The approach to the temple is startling. Though you can see the temple in the distance, it sneaks up on you when you come out of the ticket booth. Its like you were far away and by crossing into the ticket booth, you teleport much closer.
|The extremely detailed carving was gorgeous and very
There are two main areas in Prambanan. The first is the area is enclosed in a fence and holds thousands of blocks. The blocks were once a part of different temples, but the temples have fallen or been dismantled. In many cases, the foundation of the temples is still standing, but there is no information about what it once looked like. Instead, the blocks are stacked in neat piles in hopes that there can be more reconstruction in the future if new information comes to light.
The second area is the main temple. A ten foot wall surrounds it, though the ground on the inside has been raised about six feet, making the whole thing tower even further above the surrounding countryside. The ground is packed, dusty dirt that kicks up puffs with every footfall. The temple itself is actually a collection of buildings, not one large complex. The three main buildings are dedicated to Vishnu, Shiva and Brahma with smaller buildings dedicated to minor Hindu deities.
|The wall marking the inner sanctum and the
piles of stones where once there were temples
Again, the carvings are spectacular. Unlike Prambanan, the carvings don’t cover every surface, just almost every surface. The carvings here seem to be meant to help the visitor read the stories on the wall as they pass through the temple. They felt more accessible to the common man. Also, they had excellent gargoyles.

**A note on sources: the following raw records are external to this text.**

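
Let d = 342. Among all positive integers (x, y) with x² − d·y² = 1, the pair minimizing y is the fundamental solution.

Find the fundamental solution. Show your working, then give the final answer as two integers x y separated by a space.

37 2

d=342: √d = [18; 2,36] (ℓ=2, even), read p_1/q_1
a_0=18:  p_0=18·1+0=18,  q_0=18·0+1=1
a_1=2:  p_1=2·18+1=37,  q_1=2·1+0=2
(x₁, y₁) = (37, 2);  37² − 342·2² = 1 ✓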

In both temples, drainage was worked into the fundamental architecture. I realize that the architectural knowledge involved in creating the temples is immense, but this touch really drove it home for me. People who planned for appropriate drainage and built their statues to elegantly control water flow are people who have truly mastered the forms they are working with.
These are beautiful creations that show the master works of hundreds of craftsman. They are to be revered for their historical and cultural significance. These places show the best of humanity, the best of what people can do when we work together and create.
By the end of the day, I was in temple overload. I stopped being able to appreciate all of that. All I wanted was a nap and a plate of food.